As the first light split the horizon in two, mountaineer Gregory Attard removed his oxygen mask and phoned his girlfriend Sharon Zahra from the towering 8,080 metre peak of Gasherbrum I in the Pakistani Himalayas.

Despite it being 3am in Malta, an anxious Ms Zahra answered the satellite phone call immediately. When the 36-year-old doctor broke the news that he was on the summit, having successfully accomplished his dream of climbing two eight-thousanders consecutively, she shouted in joy.

“Despite the thousands of miles separating us, we felt so close,” an elated Ms Zahra, 34, told Times of Malta.

“I am so very proud of him. I didn’t let him speak for too long though because I knew he had removed his oxygen mask to speak to me.”

Dr Attard’s incredible feat of successively climbing two 8,000-metre mountains, Gasherbrum I and Gasherbrum II, within one week puts him and Malta among the mountaineering elite.

Ms Zahra noted that it might be hard for the Maltese to fully grasp the scale of his achievement, seeing that many had barely seen a mountain on television, let alone been on one.

“What a man,” she said with glowing admiration.

“He is so strong, God bless him. There were times when he was frustrated and others when he felt tired and saddened but his determination never once wavered.”

The Maltese doctor has, in the space of three years, successfully climbed Cho Oyu (the sixth highest mountain), Everest (the highest), Ama Dablam (a very technical mountain in the Nepalese Himalayas) and McKinley (the highest mountain in North America last May).

Just as he arrived in the village of Skardu, on June 23, gunmen stormed the base camp of Nanga Parbat, the world’s ninth highest mountain also located in Pakistan, and shot dead nine foreign trekkers and a Pakis-tani guide.

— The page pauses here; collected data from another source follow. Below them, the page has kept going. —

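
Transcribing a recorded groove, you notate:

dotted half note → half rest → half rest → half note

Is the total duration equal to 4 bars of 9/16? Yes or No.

One bar of 9/16 = 9 sixteenth notes, so 4 bars = 36.
Express everything in sixteenth notes: dotted half note = 12; half rest = 8; half rest = 8; half note = 8.
Adding: 12 + 8 + 8 + 8 = 36.
36 equals 36, so the answer is Yes.

Yes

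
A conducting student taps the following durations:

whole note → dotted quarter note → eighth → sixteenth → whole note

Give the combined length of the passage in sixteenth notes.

41

Each duration in sixteenth notes: whole note = 16; dotted quarter note = 6; eighth = 2; sixteenth = 1; whole note = 16.
Adding: 16 + 6 + 2 + 1 + 16 = 41 sixteenth notes.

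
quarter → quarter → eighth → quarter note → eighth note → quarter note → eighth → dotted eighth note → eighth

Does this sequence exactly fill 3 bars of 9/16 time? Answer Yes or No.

One bar of 9/16 = 9 sixteenth notes, so 3 bars = 27.
In sixteenth notes: quarter = 4; quarter = 4; eighth = 2; quarter note = 4; eighth note = 2; quarter note = 4; eighth = 2; dotted eighth note = 3; eighth = 2.
Adding: 4 + 4 + 2 + 4 + 2 + 4 + 2 + 3 + 2 = 27.
27 equals 27, so the answer is Yes.

Yes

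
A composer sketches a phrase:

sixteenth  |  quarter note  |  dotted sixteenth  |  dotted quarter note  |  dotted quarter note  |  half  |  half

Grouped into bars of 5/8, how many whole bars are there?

3

One bar of 5/8 = 20 thirty-second notes.
In thirty-second notes: sixteenth = 2; quarter note = 8; dotted sixteenth = 3; dotted quarter note = 12; dotted quarter note = 12; half = 16; half = 16.
Sum: 2 + 8 + 3 + 12 + 12 + 16 + 16 = 69.
69 ÷ 20 = 3 complete bars with 9 left over.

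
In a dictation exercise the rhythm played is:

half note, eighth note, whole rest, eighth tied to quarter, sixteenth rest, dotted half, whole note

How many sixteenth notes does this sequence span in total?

61

In sixteenth notes: half note = 8; eighth note = 2; whole rest = 16; eighth tied to quarter (eighth + quarter) = 6; sixteenth rest = 1; dotted half = 12; whole note = 16.
Sum: 8 + 2 + 16 + 6 + 1 + 12 + 16 = 61 sixteenth notes.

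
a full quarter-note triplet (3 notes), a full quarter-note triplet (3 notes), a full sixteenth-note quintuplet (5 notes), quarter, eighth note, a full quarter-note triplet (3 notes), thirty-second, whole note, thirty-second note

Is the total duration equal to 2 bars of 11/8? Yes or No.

No

One bar of 11/8 = 44 thirty-second notes, so 2 bars = 88.
In thirty-second notes: a full quarter-note triplet (3 notes) (three triplet quarters span one half) = 16; a full quarter-note triplet (3 notes) (three triplet quarters span one half) = 16; a full sixteenth-note quintuplet (5 notes) (five quintuplet sixteenths span one quarter) = 8; quarter = 8; eighth note = 4; a full quarter-note triplet (3 notes) (three triplet quarters span one half) = 16; thirty-second = 1; whole note = 32; thirty-second note = 1.
Sum: 16 + 16 + 8 + 8 + 4 + 16 + 1 + 32 + 1 = 102.
102 exceeds 88, so the answer is No.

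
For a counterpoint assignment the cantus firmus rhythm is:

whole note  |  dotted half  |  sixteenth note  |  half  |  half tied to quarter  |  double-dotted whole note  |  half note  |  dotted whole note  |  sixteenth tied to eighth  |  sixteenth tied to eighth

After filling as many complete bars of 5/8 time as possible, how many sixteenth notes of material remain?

One bar of 5/8 = 10 sixteenth notes.
Working in sixteenth notes: whole note = 16; dotted half = 12; sixteenth note = 1; half = 8; half tied to quarter (half + quarter) = 12; double-dotted whole note = 28; half note = 8; dotted whole note = 24; sixteenth tied to eighth (sixteenth + eighth) = 3; sixteenth tied to eighth (sixteenth + eighth) = 3.
Altogether 16 + 12 + 1 + 8 + 12 + 28 + 8 + 24 + 3 + 3 = 115.
115 ÷ 10 = 11 complete bars with 5 sixteenth notes remaining.

5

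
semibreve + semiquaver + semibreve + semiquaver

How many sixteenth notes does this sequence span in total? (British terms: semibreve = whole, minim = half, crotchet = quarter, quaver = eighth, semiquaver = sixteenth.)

In sixteenth notes: semibreve = 16; semiquaver = 1; semibreve = 16; semiquaver = 1.
Total: 16 + 1 + 16 + 1 = 34 sixteenth notes.

34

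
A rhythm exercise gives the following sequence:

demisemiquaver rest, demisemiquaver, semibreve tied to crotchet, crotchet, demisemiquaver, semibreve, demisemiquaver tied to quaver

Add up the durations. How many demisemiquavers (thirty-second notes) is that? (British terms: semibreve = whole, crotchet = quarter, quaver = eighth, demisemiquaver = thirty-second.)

Working in thirty-second notes: demisemiquaver rest = 1; demisemiquaver = 1; semibreve tied to crotchet (semibreve + crotchet) = 40; crotchet = 8; demisemiquaver = 1; semibreve = 32; demisemiquaver tied to quaver (demisemiquaver + quaver) = 5.
Total: 1 + 1 + 40 + 8 + 1 + 32 + 5 = 88 thirty-second notes.

88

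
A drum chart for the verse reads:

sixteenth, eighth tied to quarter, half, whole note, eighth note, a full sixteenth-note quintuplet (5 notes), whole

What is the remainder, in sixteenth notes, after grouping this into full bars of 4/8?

5

One bar of 4/8 = 8 sixteenth notes.
Express everything in sixteenth notes: sixteenth = 1; eighth tied to quarter (eighth + quarter) = 6; half = 8; whole note = 16; eighth note = 2; a full sixteenth-note quintuplet (5 notes) (five quintuplet sixteenths span one quarter) = 4; whole = 16.
Adding: 1 + 6 + 8 + 16 + 2 + 4 + 16 = 53.
53 ÷ 8 = 6 complete bars with 5 sixteenth notes remaining.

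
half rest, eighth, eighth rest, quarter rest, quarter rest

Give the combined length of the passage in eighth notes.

Working in eighth notes: half rest = 4; eighth = 1; eighth rest = 1; quarter rest = 2; quarter rest = 2.
Sum: 4 + 1 + 1 + 2 + 2 = 10 eighth notes.

10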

Dr Attard had passed through Nanga Parbat in transit the day before the massacre. After being given the green light by the Pakistani Government, which was toying with the idea of withdrawing all climbing permits as a precaution, Dr Attard led a five-person expedition up Gasherbrum II, being the first to summit.

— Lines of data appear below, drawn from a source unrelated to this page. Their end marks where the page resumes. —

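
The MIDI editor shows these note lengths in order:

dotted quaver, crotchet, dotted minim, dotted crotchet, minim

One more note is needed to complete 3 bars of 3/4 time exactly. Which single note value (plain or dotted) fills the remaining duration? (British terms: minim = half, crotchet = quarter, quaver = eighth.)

dotted eighth note

3 bars of 3/4 = 36 sixteenth notes.
Convert each value to sixteenth notes: dotted quaver = 3; crotchet = 4; dotted minim = 12; dotted crotchet = 6; minim = 8.
Altogether 3 + 4 + 12 + 6 + 8 = 33.
Remaining: 36 − 33 = 3 sixteenth notes, which is a dotted eighth note.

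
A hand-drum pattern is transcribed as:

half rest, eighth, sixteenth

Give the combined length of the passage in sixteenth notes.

Each duration in sixteenth notes: half rest = 8; eighth = 2; sixteenth = 1.
Adding: 8 + 2 + 1 = 11 sixteenth notes.

11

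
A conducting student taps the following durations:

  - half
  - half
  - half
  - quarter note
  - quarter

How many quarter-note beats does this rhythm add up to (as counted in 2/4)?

One quarter-note beat = 2 eighth notes.
In eighth notes: half = 4; half = 4; half = 4; quarter note = 2; quarter = 2.
Altogether 4 + 4 + 4 + 2 + 2 = 16.
16 ÷ 2 = 8 beats.

8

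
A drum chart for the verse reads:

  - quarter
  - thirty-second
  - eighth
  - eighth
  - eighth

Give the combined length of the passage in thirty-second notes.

21

Convert each value to thirty-second notes: quarter = 8; thirty-second = 1; eighth = 4; eighth = 4; eighth = 4.
Altogether 8 + 1 + 4 + 4 + 4 = 21 thirty-second notes.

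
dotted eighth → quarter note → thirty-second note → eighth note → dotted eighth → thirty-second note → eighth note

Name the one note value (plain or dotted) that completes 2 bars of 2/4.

sixteenth note

2 bars of 2/4 = 32 thirty-second notes.
Each duration in thirty-second notes: dotted eighth = 6; quarter note = 8; thirty-second note = 1; eighth note = 4; dotted eighth = 6; thirty-second note = 1; eighth note = 4.
Total: 6 + 8 + 1 + 4 + 6 + 1 + 4 = 30.
Remaining: 32 − 30 = 2 thirty-second notes, which is a sixteenth note.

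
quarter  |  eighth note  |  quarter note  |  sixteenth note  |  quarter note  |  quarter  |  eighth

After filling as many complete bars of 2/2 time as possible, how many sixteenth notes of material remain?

One bar of 2/2 = 16 sixteenth notes.
Working in sixteenth notes: quarter = 4; eighth note = 2; quarter note = 4; sixteenth note = 1; quarter note = 4; quarter = 4; eighth = 2.
Total: 4 + 2 + 4 + 1 + 4 + 4 + 2 = 21.
21 ÷ 16 = 1 complete bar with 5 sixteenth notes remaining.

5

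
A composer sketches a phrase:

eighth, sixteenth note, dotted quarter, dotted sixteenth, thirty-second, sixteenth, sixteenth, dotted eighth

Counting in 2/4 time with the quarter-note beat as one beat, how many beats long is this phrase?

One quarter-note beat = 8 thirty-second notes.
Working in thirty-second notes: eighth = 4; sixteenth note = 2; dotted quarter = 12; dotted sixteenth = 3; thirty-second = 1; sixteenth = 2; sixteenth = 2; dotted eighth = 6.
Total: 4 + 2 + 12 + 3 + 1 + 2 + 2 + 6 = 32.
32 ÷ 8 = 4 beats.

4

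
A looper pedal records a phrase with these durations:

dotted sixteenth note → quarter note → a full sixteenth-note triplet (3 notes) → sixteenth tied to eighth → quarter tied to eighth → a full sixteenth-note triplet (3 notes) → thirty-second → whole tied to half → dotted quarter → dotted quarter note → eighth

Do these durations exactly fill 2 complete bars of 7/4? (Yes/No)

One bar of 7/4 = 56 thirty-second notes, so 2 bars = 112.
Convert each value to thirty-second notes: dotted sixteenth note = 3; quarter note = 8; a full sixteenth-note triplet (3 notes) (three triplet sixteenths span one eighth) = 4; sixteenth tied to eighth (sixteenth + eighth) = 6; quarter tied to eighth (quarter + eighth) = 12; a full sixteenth-note triplet (3 notes) (three triplet sixteenths span one eighth) = 4; thirty-second = 1; whole tied to half (whole + half) = 48; dotted quarter = 12; dotted quarter note = 12; eighth = 4.
Altogether 3 + 8 + 4 + 6 + 12 + 4 + 1 + 48 + 12 + 12 + 4 = 114.
114 exceeds 112, so the answer is No.

No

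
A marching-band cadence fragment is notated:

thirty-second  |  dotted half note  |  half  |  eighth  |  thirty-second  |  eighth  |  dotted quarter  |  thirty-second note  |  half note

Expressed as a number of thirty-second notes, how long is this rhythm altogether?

79

Working in thirty-second notes: thirty-second = 1; dotted half note = 24; half = 16; eighth = 4; thirty-second = 1; eighth = 4; dotted quarter = 12; thirty-second note = 1; half note = 16.
Altogether 1 + 24 + 16 + 4 + 1 + 4 + 12 + 1 + 16 = 79 thirty-second notes.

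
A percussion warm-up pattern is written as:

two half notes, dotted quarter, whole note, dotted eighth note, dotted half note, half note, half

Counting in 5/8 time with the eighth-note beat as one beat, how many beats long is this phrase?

One eighth-note beat = 2 sixteenth notes.
Working in sixteenth notes: half note = 8; half note = 8; dotted quarter = 6; whole note = 16; dotted eighth note = 3; dotted half note = 12; half note = 8; half = 8.
Altogether 8 + 8 + 6 + 16 + 3 + 12 + 8 + 8 = 69.
69 ÷ 2 = 34.5 beats.

34.5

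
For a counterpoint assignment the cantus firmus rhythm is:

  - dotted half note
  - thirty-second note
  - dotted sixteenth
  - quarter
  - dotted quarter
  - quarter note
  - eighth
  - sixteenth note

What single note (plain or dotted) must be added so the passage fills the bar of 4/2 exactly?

The bar of 4/2 = 64 thirty-second notes.
Convert each value to thirty-second notes: dotted half note = 24; thirty-second note = 1; dotted sixteenth = 3; quarter = 8; dotted quarter = 12; quarter note = 8; eighth = 4; sixteenth note = 2.
Total: 24 + 1 + 3 + 8 + 12 + 8 + 4 + 2 = 62.
Remaining: 64 − 62 = 2 thirty-second notes, which is a sixteenth note.

sixteenth note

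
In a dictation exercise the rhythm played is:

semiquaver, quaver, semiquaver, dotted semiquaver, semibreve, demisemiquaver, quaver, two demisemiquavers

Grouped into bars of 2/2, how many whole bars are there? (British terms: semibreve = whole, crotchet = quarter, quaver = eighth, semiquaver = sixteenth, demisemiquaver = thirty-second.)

One bar of 2/2 = 32 thirty-second notes.
Each duration in thirty-second notes: semiquaver = 2; quaver = 4; semiquaver = 2; dotted semiquaver = 3; semibreve = 32; demisemiquaver = 1; quaver = 4; demisemiquaver = 1; demisemiquaver = 1.
Adding: 2 + 4 + 2 + 3 + 32 + 1 + 4 + 1 + 1 = 50.
50 ÷ 32 = 1 complete bar with 18 left over.

1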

A mere three days later, he took on the more challenging and technical Gasherbrum I to summit yesterday morning, following an aborted attempt 24 hours before due to high winds.

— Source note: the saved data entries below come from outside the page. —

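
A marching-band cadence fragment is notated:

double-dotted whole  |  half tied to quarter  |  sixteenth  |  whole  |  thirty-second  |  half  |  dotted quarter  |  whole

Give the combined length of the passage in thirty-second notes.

Convert each value to thirty-second notes: double-dotted whole = 56; half tied to quarter (half + quarter) = 24; sixteenth = 2; whole = 32; thirty-second = 1; half = 16; dotted quarter = 12; whole = 32.
Adding: 56 + 24 + 2 + 32 + 1 + 16 + 12 + 32 = 175 thirty-second notes.

175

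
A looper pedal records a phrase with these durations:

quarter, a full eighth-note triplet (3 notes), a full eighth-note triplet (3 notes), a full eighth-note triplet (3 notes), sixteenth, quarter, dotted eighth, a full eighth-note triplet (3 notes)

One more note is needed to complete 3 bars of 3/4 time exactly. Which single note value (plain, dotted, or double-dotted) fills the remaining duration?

3 bars of 3/4 = 36 sixteenth notes.
In sixteenth notes: quarter = 4; a full eighth-note triplet (3 notes) (three triplet eighths span one quarter) = 4; a full eighth-note triplet (3 notes) (three triplet eighths span one quarter) = 4; a full eighth-note triplet (3 notes) (three triplet eighths span one quarter) = 4; sixteenth = 1; quarter = 4; dotted eighth = 3; a full eighth-note triplet (3 notes) (three triplet eighths span one quarter) = 4.
Adding: 4 + 4 + 4 + 4 + 1 + 4 + 3 + 4 = 28.
Remaining: 36 − 28 = 8 sixteenth notes, which is a half note.

half note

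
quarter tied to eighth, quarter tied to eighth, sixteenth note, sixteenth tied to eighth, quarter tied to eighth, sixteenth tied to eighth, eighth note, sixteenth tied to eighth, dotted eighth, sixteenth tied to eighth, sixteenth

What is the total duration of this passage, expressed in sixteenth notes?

Each duration in sixteenth notes: quarter tied to eighth (quarter + eighth) = 6; quarter tied to eighth (quarter + eighth) = 6; sixteenth note = 1; sixteenth tied to eighth (sixteenth + eighth) = 3; quarter tied to eighth (quarter + eighth) = 6; sixteenth tied to eighth (sixteenth + eighth) = 3; eighth note = 2; sixteenth tied to eighth (sixteenth + eighth) = 3; dotted eighth = 3; sixteenth tied to eighth (sixteenth + eighth) = 3; sixteenth = 1.
Adding: 6 + 6 + 1 + 3 + 6 + 3 + 2 + 3 + 3 + 3 + 1 = 37 sixteenth notes.

37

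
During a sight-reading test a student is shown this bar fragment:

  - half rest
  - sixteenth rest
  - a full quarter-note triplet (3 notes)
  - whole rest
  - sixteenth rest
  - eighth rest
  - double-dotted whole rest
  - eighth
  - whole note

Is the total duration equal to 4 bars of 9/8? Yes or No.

One bar of 9/8 = 18 sixteenth notes, so 4 bars = 72.
Each duration in sixteenth notes: half rest = 8; sixteenth rest = 1; a full quarter-note triplet (3 notes) (three triplet quarters span one half) = 8; whole rest = 16; sixteenth rest = 1; eighth rest = 2; double-dotted whole rest = 28; eighth = 2; whole note = 16.
Altogether 8 + 1 + 8 + 16 + 1 + 2 + 28 + 2 + 16 = 82.
82 exceeds 72, so the answer is No.

No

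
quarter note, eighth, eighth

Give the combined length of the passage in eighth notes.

4

Each duration in eighth notes: quarter note = 2; eighth = 1; eighth = 1.
Sum: 2 + 1 + 1 = 4 eighth notes.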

While ascending the summit, Dr Attard spotted the body of one of the three Spanish climbers whom Dr Attard had met a week earlier and who had gone missing a few days before.

Prior to the summit attempt, Dr Attard messaged Times of Malta: “In three hours off to summit. One chance, one try. I can almost smell it. It all boils down to this. Scary but extremely exciting.”

He spent the night at Camp 1 (situated at around 6,000 metres altitude), from where he will today continue his descent to base camp.

Dr Attard was unassisted, meaning he had no Sherpa (guide) to help him carry 35 kilogrammes’ worth of camping material, supplies and oxygen.

Unlike Mount Everest, the two Gasherbrum mountains had no ropes to which Dr Attard could clip himself on to, meaning that one misplaced step could have seen him falling thousands of metres to his death.

“I can only describe his feat as unbelievable,” Dr Attard’s friend and fellow climber Marco Cremona told Times of Malta.

“The Gasherbrum mountains are extremely demanding, dangerous and technical – imagine climbing two consecutively and unsupported. He was also the medic of the expedition.

“I could never have done what he achieved,” he said.